IT’s 1972. The Greatest Rock ‘n’ Roll Band in the World isn’t merely touring but ravaging America. Dozens of police have been injured and hundreds of fans arrested as a finite kitty of tickets go on sale from coast to coast. The Glimmer Twins – Mick Jagger and Keith Richards – have been jailed in Boston for brawling with a French photographer before being bailed by a Mayor eager to avoid a second Beantown revolution. Richards was by now a heroin addict – which imperilled the liberty and livelihood of everyone around him. The Stones jet was crisscrossing the same big sky country as Air Force One – Richard Nixon’s re-election campaign being in full swing – but its passengers, according to legend (and still-embargoed film), were a smidgen rowdier. Truman Capote has been commissioned to follow and chronicle the tour but all the chaos did nothing to dislodge the writer’s block from which he was suffering. The pricey essay was never penned. He couldn’t see what we see anyway: that Micky’s and Dicky’s planes were both vectoring to victory in the short term but disaster in the long. We’re still sifting through the wreckage.
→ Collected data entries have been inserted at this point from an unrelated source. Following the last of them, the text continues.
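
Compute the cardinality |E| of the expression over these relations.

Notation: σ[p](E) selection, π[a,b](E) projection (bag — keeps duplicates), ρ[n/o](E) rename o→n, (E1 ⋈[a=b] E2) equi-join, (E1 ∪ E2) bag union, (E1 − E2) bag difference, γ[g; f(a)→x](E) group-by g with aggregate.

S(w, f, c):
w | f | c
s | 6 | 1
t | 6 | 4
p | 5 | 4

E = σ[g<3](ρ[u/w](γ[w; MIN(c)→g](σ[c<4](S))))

Row counts bottom-up:
  S → 3
  σ[c<4](S) → 1
  γ[w; MIN(c)→g](σ[c<4](S)) → 1
  ρ[u/w](γ[w; MIN(c)→g](σ[c<4](S))) → 1
  σ[g<3](ρ[u/w](γ[w; MIN(c)→g](σ[c<4](S)))) → 1

|E| = 1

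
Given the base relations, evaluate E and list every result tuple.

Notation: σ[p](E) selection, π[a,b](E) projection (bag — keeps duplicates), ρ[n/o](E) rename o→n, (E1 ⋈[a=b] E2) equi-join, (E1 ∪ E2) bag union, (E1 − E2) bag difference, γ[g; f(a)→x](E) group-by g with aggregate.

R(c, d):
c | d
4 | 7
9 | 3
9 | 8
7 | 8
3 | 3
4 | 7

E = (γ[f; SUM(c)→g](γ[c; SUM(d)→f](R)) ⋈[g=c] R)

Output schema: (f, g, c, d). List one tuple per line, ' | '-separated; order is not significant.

Per-node cardinality:
  R → 6
  γ[c; SUM(d)→f](R) → 4
  γ[f; SUM(c)→g](γ[c; SUM(d)→f](R)) → 4
  R → 6
  (γ[f; SUM(c)→g](γ[c; SUM(d)→f](R)) ⋈[g=c] R) → 6

== RESULT ==
f | g | c | d
3 | 3 | 3 | 3
8 | 7 | 7 | 8
11 | 9 | 9 | 3
11 | 9 | 9 | 8
14 | 4 | 4 | 7
14 | 4 | 4 | 7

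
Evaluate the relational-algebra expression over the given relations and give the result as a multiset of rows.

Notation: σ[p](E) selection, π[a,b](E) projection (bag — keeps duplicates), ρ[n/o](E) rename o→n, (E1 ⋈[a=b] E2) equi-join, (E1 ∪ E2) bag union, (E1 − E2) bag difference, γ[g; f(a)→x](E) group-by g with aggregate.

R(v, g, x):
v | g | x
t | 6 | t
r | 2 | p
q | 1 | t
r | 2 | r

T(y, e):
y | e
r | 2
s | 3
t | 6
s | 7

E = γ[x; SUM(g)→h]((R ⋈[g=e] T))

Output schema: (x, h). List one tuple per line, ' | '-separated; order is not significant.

Row counts bottom-up:
  R → 4
  T → 4
  (R ⋈[g=e] T) → 3
  γ[x; SUM(g)→h]((R ⋈[g=e] T)) → 3

== RESULT ==
x | h
p | 2
r | 2
t | 6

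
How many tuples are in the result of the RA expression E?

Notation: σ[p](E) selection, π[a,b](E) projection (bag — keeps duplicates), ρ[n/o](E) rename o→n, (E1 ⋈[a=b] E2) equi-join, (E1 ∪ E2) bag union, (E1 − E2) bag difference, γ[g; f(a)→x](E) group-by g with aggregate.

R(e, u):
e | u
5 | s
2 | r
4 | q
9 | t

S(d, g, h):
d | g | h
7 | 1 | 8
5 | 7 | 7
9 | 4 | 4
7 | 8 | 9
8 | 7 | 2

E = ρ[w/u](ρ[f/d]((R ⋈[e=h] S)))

Subexpression sizes:
  R → 4
  S → 5
  (R ⋈[e=h] S) → 3
  ρ[f/d]((R ⋈[e=h] S)) → 3
  ρ[w/u](ρ[f/d]((R ⋈[e=h] S))) → 3

|E| = 3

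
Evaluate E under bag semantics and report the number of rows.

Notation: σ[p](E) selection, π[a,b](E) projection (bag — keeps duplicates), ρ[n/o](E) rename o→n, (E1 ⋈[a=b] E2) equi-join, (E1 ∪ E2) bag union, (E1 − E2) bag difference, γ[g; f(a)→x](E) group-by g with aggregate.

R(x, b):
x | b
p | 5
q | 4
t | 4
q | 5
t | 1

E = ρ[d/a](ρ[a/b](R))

Per-node cardinality:
  R → 5
  ρ[a/b](R) → 5
  ρ[d/a](ρ[a/b](R)) → 5

|E| = 5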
My essay was to be part lamentation (of what passes for a Hottest 100) and part hearkening back to rock ‘n roll’s grimier days. ‘All Down The Line’ live – from the Exile on Main Street chef-d’oeuvre many regard as the Stones’ and even the genre’s best – would showcase what a band sounds like with nothing but Marshalls, human-tuned guitars, talent and a mile of front. And so it does. But by an amazing coincidence, when I went to verify the first time that former tour manager Sam Cutler described his uncombed quintet as “the greatest rock ‘n’ roll band in the world,” I learned he died last Tuesday in Queensland, aged 80. The likeable Englishman lived a colourful life in a very fast lane but was decidedly his own man. Charlie Watts gave Cutler his seal of approval from the start and that wasn’t something the Wembley Whammer doled out lightly.
As for the famous boast – which the band hated – the Stones lived up to it and then some. Never more so than in the 1969-1974 iteration that included virtuoso Mick Taylor on lead. Three brilliant albums were still to come – Goat’s Head Soup (1973), Some Girls (1978) and Tattoo You (1981) – but by the 1980s the Rolling Stones had become a Rolling Stones tribute band, albeit one whose biggest earnings were still ahead of them. Prior to taking the stage in 1972, a geed up Jagger sat down with TV’s Dick Cavett who asked him if he could picture himself “at the age of 60 doing what you do now.” The audience laughs at the reply. “Yeah, easily.”